In vitro anti- Helicobacter pylori activity and the underlining mechanism of an empirical herbal formula - Hezi Qingyou

Abstract

Background: Helicobacter pylori (H. pylori) is thought to primarily colonize the human stomach and lead to various gastrointestinal disorders, such as gastritis and gastric cancer. Currently, main eradication treatment is triple or quadruple therapy centered on antibiotics. Due to antibiotic resistance, the eradication rate of H. pylori is decreasing gradually. Therefore, searching for anti-H. pylori drugs from herbal sources has become a strategy for the treatment.
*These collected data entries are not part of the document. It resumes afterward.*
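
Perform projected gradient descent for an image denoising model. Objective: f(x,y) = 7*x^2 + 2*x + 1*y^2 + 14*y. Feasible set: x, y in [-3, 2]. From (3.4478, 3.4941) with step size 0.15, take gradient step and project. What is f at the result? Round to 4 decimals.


Step 1: Compute gradient at (3.4478, 3.4941).
grad_x = 2*7*3.4478 + 2 = 50.2692
grad_y = 2*1*3.4941 + 14 = 20.9882
Step 2: Gradient step.
x_raw = 3.4478 - 0.15*50.2692 = -4.0926
y_raw = 3.4941 - 0.15*20.9882 = 0.3459
Step 3: Project onto [-3, 2].
x_proj = clip(-4.0926) = -3.0
y_proj = clip(0.3459) = 0.3459
Step 4: Evaluate f.
f(-3.0, 0.3459) = 61.9618


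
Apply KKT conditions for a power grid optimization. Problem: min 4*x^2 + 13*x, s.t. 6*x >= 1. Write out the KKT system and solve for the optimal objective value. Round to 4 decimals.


Step 1: Try lambda = 0 (constraint inactive).
x_unc = -13/(2*4) = -1.625
Check: 6*-1.625 = -9.75 < 1 -- violated!
Step 2: Constraint must be active: 6*x = 1
x* = 1/6 = 0.1667 (rounded; the exact value 1/6 is used below)
lambda = (2*4*(1/6) + 13)/6 = 2.3889
Step 3: Compute optimal value.
f(x*) = 4*(1/6)^2 + 13*(1/6) = 2.2778


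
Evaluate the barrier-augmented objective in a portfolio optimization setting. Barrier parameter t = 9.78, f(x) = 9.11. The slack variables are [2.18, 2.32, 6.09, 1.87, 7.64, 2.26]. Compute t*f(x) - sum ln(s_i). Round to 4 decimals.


Step 1: Compute log-barrier.
ln values: [0.7793, 0.8416, 1.8066, 0.6259, 2.0334, 0.8154]
phi = -(0.7793 + 0.8416 + 1.8066 + 0.6259 + 2.0334 + 0.8154) = -6.9022
Step 2: Compute augmented objective.
t*f(x) = 9.78*9.11 = 89.0958
Total = 89.0958 - 6.9022 = 82.1936


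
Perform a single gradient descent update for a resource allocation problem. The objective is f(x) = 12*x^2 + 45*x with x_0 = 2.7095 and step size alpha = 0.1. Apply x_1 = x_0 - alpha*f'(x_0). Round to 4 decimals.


We compute the gradient at x_0 and apply the update.
f'(x) = 24*x + 45
f'(2.7095) = 24*2.7095 + 45 = 110.028
x_1 = 2.7095 - 0.1*110.028 = -8.2933


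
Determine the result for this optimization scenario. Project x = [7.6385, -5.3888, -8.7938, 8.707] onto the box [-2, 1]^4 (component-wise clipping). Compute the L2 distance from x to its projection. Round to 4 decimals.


Project each component onto [-2, 1].
clip(7.6385) = 1.0, clip(-5.3888) = -2.0, clip(-8.7938) = -2.0, clip(8.707) = 1.0
Projection = [1.0, -2.0, -2.0, 1.0]
Squared diffs: [44.0697, 11.484, 46.1557, 59.3978]
Distance = sqrt(161.1072) = 12.6928


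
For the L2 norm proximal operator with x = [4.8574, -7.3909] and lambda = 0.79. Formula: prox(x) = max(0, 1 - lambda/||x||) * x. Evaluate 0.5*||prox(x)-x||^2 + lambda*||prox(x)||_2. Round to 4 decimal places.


Step 1: Compute ||x||.
||x|| = 8.8442
Step 2: Compute scaling factor.
scale = max(0, 1 - 0.79/8.8442) = 0.9107
Step 3: prox(x) = [4.4235, -6.7307]
||prox(x)|| = 8.0542
Step 4: Proximal objective.
0.5*||prox-x||^2 = 0.3121
lambda*||prox|| = 6.3628
Total = 6.6749


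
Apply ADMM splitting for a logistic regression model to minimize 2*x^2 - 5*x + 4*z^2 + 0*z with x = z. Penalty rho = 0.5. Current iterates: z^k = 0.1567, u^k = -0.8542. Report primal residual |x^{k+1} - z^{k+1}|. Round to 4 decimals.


ADMM iteration with rho = 0.5, z^k = 0.1567, u^k = -0.8542
Step 1: x-update.
Minimize 2*x^2 - 5*x + (0.5/2)*(x - 0.1567 - 0.8542)^2
FOC: (2*2 + 0.5)*x = 5 + 0.5*(0.1567 + 0.8542)
x^{k+1} = 1.2234
Step 2: z-update.
Minimize 4*z^2 + 0*z + (0.5/2)*(1.2234 - z - 0.8542)^2
FOC: (2*4 + 0.5)*z = 0 + 0.5*(1.2234 - 0.8542)
z^{k+1} = 0.0217
Step 3: u-update.
u^{k+1} = -0.8542 + 1.2234 - 0.0217 = 0.3475
Step 4: Primal residual = |1.2234 - 0.0217| = 1.2017


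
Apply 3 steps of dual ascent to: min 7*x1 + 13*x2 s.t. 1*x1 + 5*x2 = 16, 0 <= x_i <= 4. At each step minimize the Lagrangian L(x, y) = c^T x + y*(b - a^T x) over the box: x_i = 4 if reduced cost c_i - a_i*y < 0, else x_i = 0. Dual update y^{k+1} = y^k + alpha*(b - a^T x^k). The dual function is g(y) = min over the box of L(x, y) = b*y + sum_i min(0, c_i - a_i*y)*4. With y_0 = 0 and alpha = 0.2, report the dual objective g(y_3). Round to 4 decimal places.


Dual ascent for LP: min 7*x1 + 13*x2, 1*x1 + 5*x2 = 16, 0 <= x_i <= 4
Step 1: y^k = 0.0, reduced costs: (7.0, 13.0)
  x^k = (0.0, 0.0), subgradient = b - a^T x = 16.0
  y^{k+1} = 0.0 + 0.2*16.0 = 3.2
Step 2: y^k = 3.2, reduced costs: (3.8, -3.0)
  x^k = (0.0, 4.0), subgradient = b - a^T x = -4.0
  y^{k+1} = 3.2 + 0.2*-4.0 = 2.4
Step 3: y^k = 2.4, reduced costs: (4.6, 1.0)
  x^k = (0.0, 0.0), subgradient = b - a^T x = 16.0
  y^{k+1} = 2.4 + 0.2*16.0 = 5.6
Dual objective at y_3 = 5.6: reduced costs (1.4, -15.0), box minimizer x = (0.0, 4.0)
g(y_3) = b*y + (c1 - a1*y)*x1 + (c2 - a2*y)*x2 = 16*5.6 + 1.4*0.0 + (-15.0)*4.0 = 89.6 + 0.0 - 60.0 = 29.6


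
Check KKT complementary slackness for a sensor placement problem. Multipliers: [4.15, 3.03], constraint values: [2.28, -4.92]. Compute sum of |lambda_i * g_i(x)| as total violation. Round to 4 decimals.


KKT complementary slackness check:
lambda_1 * g_1 = 4.15 * 2.28 = 9.462
lambda_2 * g_2 = 3.03 * -4.92 = -14.9076
Total violation = 9.462 + 14.9076 = 24.3696


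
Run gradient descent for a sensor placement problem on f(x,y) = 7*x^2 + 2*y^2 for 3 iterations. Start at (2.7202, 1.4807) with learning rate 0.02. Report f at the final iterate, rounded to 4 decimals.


Gradient descent on f(x,y) = 7*x^2 + 2*y^2.
Starting point: (2.7202, 1.4807), alpha = 0.02
Step 1: grad_x = 2*7*2.7202 = 38.0828, grad_y = 2*2*1.4807 = 5.9228
  x_1 = 2.7202 - 0.02*38.0828 = 1.9585
  y_1 = 1.4807 - 0.02*5.9228 = 1.3622
Step 2: grad_x = 2*7*1.9585 = 27.4196, grad_y = 2*2*1.3622 = 5.449
  x_2 = 1.9585 - 0.02*27.4196 = 1.4102
  y_2 = 1.3622 - 0.02*5.449 = 1.2533
Step 3: grad_x = 2*7*1.4102 = 19.7421, grad_y = 2*2*1.2533 = 5.0131
  x_3 = 1.4102 - 0.02*19.7421 = 1.0153
  y_3 = 1.2533 - 0.02*5.0131 = 1.153
f(1.0153, 1.153) = 7*1.0153^2 + 2*1.153^2 = 9.8748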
Our team proposed a Hezi Qingyou Formula (HZQYF), composed of Chebulae Fructus, Ficus hirta Vahl and Cloves, and studied its anti-H. pylori activity and mechanism.

Methods: Chemical components of HZQYF were studied using UHPLC-MS/MS and HPLC. Broth microdilution method and agar dilution method were used to evaluate HZQYF's antibacterial activity. The effects of HZQYF on expression of adhesion genes (alpA, alpB, babA), urease genes (ureE, ureF), and flagellar genes (flaA, flaB) were explored using Reverse Transcription-quantitative Polymerase Chain Reaction (RT-qPCR) technology. Effects on morphology and permeability of the extracellular membrane were studied using scanning electron microscopy (SEM) and N-phenylnaphthalen-1-amine (NPN) uptake. Effect on urease activity was studied using a urease kinetics analysis in vitro. Immunofluorescence staining method was used to examine the effect on adhesion. Western blot was used to examine the effect on cagA protein.

Results: Minimum inhibitory concentration (MIC) values of the formula against H. pylori clinical strains and standard strains were 80-160 μg/mL, and minimum bactericidal concentration (MBC) values were 160-320 μg/mL. The formula could down-regulate the expression of adhesion genes (alpA, alpB, babA), urease genes (ureE, ureF) and flagellar genes (flaA, flaB), change the morphology of H. pylori, increase its extracellular membrane permeability, and decrease its urease activity.

Conclusion: Present studies confirmed that HZQYF had promising in vitro anti-H. pylori activities and demonstrated its possible mechanism of action by down-regulating the bacterial adhesion, urease, and flagellar gene expression, which provided scientific bases for further clinical investigations.

Keywords: Helicobacter pylori; Hezi Qingyou Formula; antibacterial activity; in vitro; mechanism of action.

Figure 1

Total ion chromatogram of HZQYF.

Figure 2

HPLC fingerprint chromatogram of HZQYF.

Figure 3

(A) Inhibiting kinetics curves of HZQYF on ATCC 43504. Concentration of CLR was 0.016 μg/mL. (B) Inhibiting kinetics curves of HZQYF on ATCC 700392. Concentration of CLR was 0.004 μg/mL. (C) Killing kinetics curves of HZQYF on ATCC 43504. (D) Killing kinetics curves of HZQYF on ATCC 700392.

Figure 4

RT-qPCR analysis results showed the effects of HZQYF on the mRNA levels of H. pylori virulence genes. The bacteria strain was ATCC 700392, and the concentration of HZQYF were 160 μg/mL (A) and 80 μg/mL (B). And the incubation time of HZQYF was all 24 h. p < 0.05, vs. control group. **Stands for p < 0.01, and ****Stands for p < 0.0001, compared with control group.

Figure 5

SEM images of ATCC 700392. Morphological images of H. pylori cells on SEM (magnification of 20.0, 40.0, and 50.0 kx) of control (A–C) and HZQYF treatment (D–F) at MIC (160 μg/mL) for 24 h.

Figure 6

(A) The impact of cell membrane permeability of HZQYF on ATCC 43504. (B) The impact of cell membrane permeability of HZQYF on ATCC 700392. (C) The change in urease activity of ATCC 43504. (D) The change in urease activity of ATCC 700392. **Stands for p < 0.01, ***Stands for p < 0.001, and ****Stands for p < 0.0001, compared with control group.

Figure 7

CagA protein expression in H. pylori ATCC 43504 and ATCC 700392 in different groups. *Stands for p < 0.05, and ****Stands for p < 0.0001, compared with control group.

Figure 8

Effect of HZQYF (80,160, 320 μg/mL) on adhesion of ATCC 700392. The first row was marked with 1% FITC for H. pylori, and the second row was marked with DAPI, and all groups except cell group were added to H. pylori at MOI = 100:1.